#chuckstuff Project

#chuckstuff Project

An example take-home evaluation for basic DevOps engineer candidate qualifications.

Some history on this project

Over the last several years I’ve interviewed hundreds of candidates for DevOps engineering positions in our department. We developed a method of evaluating candidates which included asking them to complete a small assignment so we use it to assess their skills in IaC related concepts as well as base our follow up interview discussion on their project choices.

This year we reorganized our department, and several of my colleagues and I branched off to form a new section focused on several new greenfield products. Hiring into the new section is a key topic for us at the moment, so I’ve been reflecting on the hiring experience I had in the former teams over the last 8 years. I’ve been trying to decide if asking candidates to complete an assignment like this is still a worthwhile approach, or whether we should refactor the process.

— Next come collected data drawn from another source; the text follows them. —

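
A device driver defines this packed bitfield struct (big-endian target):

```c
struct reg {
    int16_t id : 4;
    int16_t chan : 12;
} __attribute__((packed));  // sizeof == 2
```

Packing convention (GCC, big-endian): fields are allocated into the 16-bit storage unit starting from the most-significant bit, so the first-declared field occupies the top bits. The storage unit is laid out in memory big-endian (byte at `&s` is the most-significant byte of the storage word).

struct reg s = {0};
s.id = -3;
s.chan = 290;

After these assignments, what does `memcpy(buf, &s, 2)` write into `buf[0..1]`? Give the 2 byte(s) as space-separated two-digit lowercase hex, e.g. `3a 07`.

id (4b) val=-3 bits=0xd at bit 12: 0xd000
chan (12b) val=290 bits=0x122 at bit 0: 0xd122
word = 0xd122 → big-endian bytes:
  [0]=0xd1  [1]=0x22

d1 22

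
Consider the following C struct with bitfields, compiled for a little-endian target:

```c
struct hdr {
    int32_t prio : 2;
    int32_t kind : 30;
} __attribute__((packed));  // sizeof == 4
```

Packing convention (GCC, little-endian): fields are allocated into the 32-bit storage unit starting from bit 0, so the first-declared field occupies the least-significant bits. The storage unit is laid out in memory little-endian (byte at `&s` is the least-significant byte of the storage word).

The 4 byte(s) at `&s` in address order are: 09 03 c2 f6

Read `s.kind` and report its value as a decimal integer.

-38764350

[0]=0x09 [1]=0x03 [2]=0xc2 [3]=0xf6 (little-endian) → word 0xf6c20309
prio [0+:2] = (word>>0) & 0x3 = 1
kind [2+:30] = (word>>2) & 0x3fffffff = 1034977474  ←
kind signed 30b, MSB=1: 1034977474 - 1073741824 = -38764350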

If we do use an assignment like this, it will need to change a bit, not only because AI-powered tools make it easier and easier to spoof a such an assignment, but also to incorporate some of the updated skills we’ll need in the new teams. Either to hand it over to the new hiring managers taking my place, or at least to capture its history before it dies, I decided to better document the process.

I also couldn’t stop thinking that, throughout the years I’d asked so many candidates to do this assignment although I’d never actually completed it myself.

Results

Without further ado, I submit for evaluation #chuckstuff: my devops engineer application take-home assignment.

Without a doubt this project could use more work. I chose to pause at the ‘minimum viable product’ stage rather than continue on with several further enhancements that really should be there. I’d like to come back to it soon, it is after all a nice little project to build on as a playground of sorts. If my colleagues were to rate me as a candidate with this submission I would have had to be lucky to be invited to a follow up interview 😅 At the “MVP” stage, I failed to follow the instructions calling for “reusability” of the solution. For that I might have separated some logical groupings out of the Terraform provisioning, at least the networking setup. Overall the provisioning and Ansible deployment lacks idempotency and error handling.

Take-away

This project was a great refresher for me. Although I am familiar with all of the concepts and technologies, putting something like this together from scratch is something I haven’t done since long before our adoption of several of these tools. Years ago, when I was still doing “real” work and not just management 😉 we weren’t yet using Ansible, Terraform, or Docker. We’ve also only just recently started deploying services to GCP.

I appreciated the experience of building this as a public repository, as it made me be careful to consider how I handled secrets for authentication while still allowing the project to be reusable by others with minimal changes.

Project Details

  • Date: 11-07-2024
  • Technologies used: Ansible, Terraform, Docker, Python, Google Cloud Platform.